By Kimberly Bosco and Chris Lundy
TOMS RIVER – And just like that, a Toms River “landmark” has expired.
On July 29, the final walls of the Red Carpet Inn fell, making way for new waterfront development in the downtown Toms River area.
It was just a few weeks ago that a construction vehicle took that first ceremonial swing at the facade of the old hotel during a demolition on July 18. While it may not have been the big “kaboom” most were expecting, but it was a step toward the long-awaited reinvention of the downtown area.
Since then, construction crews have been hacking away at the building, which was deemed a nuisance to the township and its residence due to issues with drugs and crime. They are clearing the property of the structure to make way for a large-scale housing complex.
The township closed the building in October and this year bought it from the owner for $3.3 million after negotiation.
The demolition was done by Site Enterprises, Inc. of Little Egg Harbor.

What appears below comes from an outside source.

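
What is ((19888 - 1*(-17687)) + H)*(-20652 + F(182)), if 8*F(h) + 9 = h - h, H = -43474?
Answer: 974662275/8 ≈ 1.2183e+8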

They were the lowest bidder at $345,000, according to the township.
Last year, the township bonded $4.8 million for the purchase and rehabilitation of the property.
The township is in the process of negotiating with Capodagli Property Company, LLC to redevelop the property.
A waterfront park would be constructed closest to the river, providing a buffer to flooding, since the area got hit pretty bad during Superstorm Sandy.
There would also be the Meridia Waterside project. This would have two floors of parking that would be shared during business hours with local businesses such as the Music Academy and Ocean Mental Health.
There would be a two-floor restaurant with a roof-top lounge overlooking the water. This restaurant would be run by the redeveloper.
The redeveloper wants to relocate the Poseidon Academy into the street level floor of the new building.
There would be a total of 560 proposed housing units between this one and another nearby property. A majority of these units would have one or two bedrooms. But some of them, by law, have to set aside three bedrooms for low-to-moderate income families. The other nearby property is on the parking lot that’s built on a hill up Irons Street, near the bank.
That property would house the Meridia Overlook. It is proposed to be a total of eight stories. However, since it’s built into a hill, it would only be six stories on the high side of the hill. Four of those stories would be parking.
Presently, there are 200 parking spaces near the Red Carpet and 100 on Irons Street, officials have said. If the proposal goes as planned, these would be replaced with 1,060 public parking spots between the two locations.
However, these plans are subject to change as they are just proposals at this point.
“This is the beginning of the revitalization of downtown Toms River,” Mayor Thomas Kelaher said during the demolition. “We’re looking forward to bigger, better things.”